Ancora una volta il consiglio comunale di Nardò, registrando una convergenza quasi unanime, ha deciso di non scegliere e di percorrere la strada dell’ipocrisia, del perbenismo e del buonismo da facciata.

 

Con la soluzione adottata, di fronte alla quale lo stesso pilato impallidirebbe, quella cioè del ritiro della delibera approvando la quale la sala consiliare avrebbe dovuto portare il nome di Renata Fonte, dobbiamo purtroppo e ancora una volta registrare il manifestarsi di un ‘pensiero debole’, di un succube ripiegarsi su posizioni di comodo che smentiscono quella coscienza civica più volte dichiarata nelle occasioni da parata da parte delle istituzioni cittadine, ma mai dimostrata quando il momento lo avrebbe richiesto.
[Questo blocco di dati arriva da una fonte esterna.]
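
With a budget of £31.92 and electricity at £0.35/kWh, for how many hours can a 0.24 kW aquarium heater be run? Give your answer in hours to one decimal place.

Energy available = £31.92 ÷ £0.35/kWh = 91.2 kWh
Hours = 91.2 kWh ÷ 0.24 kW = 380.0 h

380.0 h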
Ormai le occasioni sono parecchie: la cecità e l’indifferenza nei confronti degli immigrati, le misure di ‘segregazione’ razzista nei confronti degli stagionali, la non costituzione di parte civile al processo contro gli imprenditori agricoli accusati di ricorso al caporalato e riduzione in schiavitù, infine in questi giorni la disquisizione linguistica sul termine mafia e quindi l’escamotage di ritirare la proposta con la scusa che la sala consiliare sarebbe opportuno non portasse alcun nome.

Tale posizione appare ancora più grave se si considera la recente recrudescenza di atti intimidatori e attentati che in molti paesi della provincia si stanno ripetendo in modo preoccupante, tanto da allarmare pure la direzione distrettuale antimafia, che attraverso il procuratore Cataldo Motta, ha invitato le istituzioni a sollecitare iniziative tese ad alimentare la coscienza della legalità. Anche per questo motivo, la segreteria provinciale di sel e i circoli territoriali, tra i quali il ‘noveaprile’, hanno proposto ai relativi consigli comunali l’approvazione di un odg che preveda l’adozione di misure e iniziative in tale direzione.

Dedicare la sala consiliare neritina a Renata Fonte sarebbe stato un atto tangibile in tal senso, un gesto concreto di memoria e impegno; avrebbe significato l’omaggio riconoscente del consiglio comunale a una donna forte e generosa che aveva creduto che l’attività politica al servizio della città potesse rappresentare uno strumento di crescita civile per il benessere della comunità tutta; avrebbe significato l’impegno solenne a improntare la vita amministrativa a principi etici e di legalità; avrebbe mostrato il coraggio di strapparsi dagli occhi il velo di ipocrisia e perbenismo e riconoscere il pericolo di far allignare la gramigna dell’interesse illecito se non si chiude una buona volta e per sempre con ambienti malavitosi e gruppi di potere.

Detto ciò, intendiamo anche dissociarci e con forza da quanti, cavalcando l’onda dell’emotività e dello scandalismo acritico, cercando di accaparrarsi titoli ad effetto sui media, sperano di nascondere la loro illiberale concezione politica, la loro quotidiana pratica improntata alla discriminazione e all’odio fratricida, il loro qualunquismo cieco e massificante, i loro limitati orizzonti.

Un’altra occasione mancata per Nardò di uscire dalla melma dell’immobilismo, dell’intimidazione e dell’intrallazzo.